Sleep apnea and snoring are very often blamed on being overweight and the main advice doctors give is to try to lose weight.
But according to a new study published study in the journal Clinical Imaging, this may not always be the case.
In fact it may have more to do with something that happened when you were born, which is of course completely out of your control.
The good news is that you can still cure your snoring and sleep apnea without having to lose weight.
The researchers used magnetic resonance imaging (MRI) scans to compare the airways of 49 preterm and 47 term infants.
While they found no difference in the sizes of the hypopharynx (the entrance into the esophagus), the adenoids, or the tonsils, they did discover that the two groups differed in nasopharynx and oropharynx size.
Your nasopharynx and oropharynx lie in your upper airway, between the back of your mouth and the area just above your esophagus.
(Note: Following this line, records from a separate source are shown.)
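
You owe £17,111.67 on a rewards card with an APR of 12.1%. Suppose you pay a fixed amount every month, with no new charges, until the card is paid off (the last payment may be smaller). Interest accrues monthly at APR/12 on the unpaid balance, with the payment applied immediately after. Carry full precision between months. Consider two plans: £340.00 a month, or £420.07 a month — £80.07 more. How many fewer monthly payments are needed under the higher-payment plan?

18 fewer payments

Monthly rate r = 12.1%/12 = 1.00833% = 0.0100833.
At £340.00/mo: n = ⌈−ln(1 − rB₀/P)/ln(1+r)⌉ = 71 payments (last £200.98); total interest = total paid − £17,111.67 = £6,889.31.
At £420.07/mo: 53 payments (last £301.59); total interest £5,033.56.
Payments saved = 71 − 53 = 18.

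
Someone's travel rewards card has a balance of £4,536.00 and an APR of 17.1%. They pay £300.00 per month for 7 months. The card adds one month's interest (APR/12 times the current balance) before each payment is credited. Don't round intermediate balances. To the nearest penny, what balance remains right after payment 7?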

On average, preterm babies had a nasopharynx size of 221 mm compared to the 495.6 mm of term babies, which means they were less than half of the size.
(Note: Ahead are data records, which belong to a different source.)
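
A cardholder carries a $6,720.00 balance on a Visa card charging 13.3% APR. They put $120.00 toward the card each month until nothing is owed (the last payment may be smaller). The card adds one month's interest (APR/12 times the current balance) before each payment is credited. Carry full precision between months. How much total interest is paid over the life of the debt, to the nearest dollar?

$3,833

Monthly rate r = 13.3%/12 = 1.10833% = 0.0110833.
Payoff takes n = ⌈−ln(1 − rB₀/P)/ln(1+r)⌉ = ⌈87.943⌉ = 88 payments; the last is $113.20.
Total paid = 87·$120.00 + $113.20 = $10,553.20.
Total interest = total paid − principal = $10,553.20 − $6,720.00 = $3,833.20.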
The oropharynx of preterm babies were 179.3 mm while those of term babies measured 313.6 mm, again a huge difference.
While they did not test for the existence of sleep apnea, which infants of that size would probably not have had yet anyway, they concluded that these smaller airway measurements had the potential to cause sleep apnea later in life.
So if you were born preterm, this may very well contribute to your snoring and sleep apnea.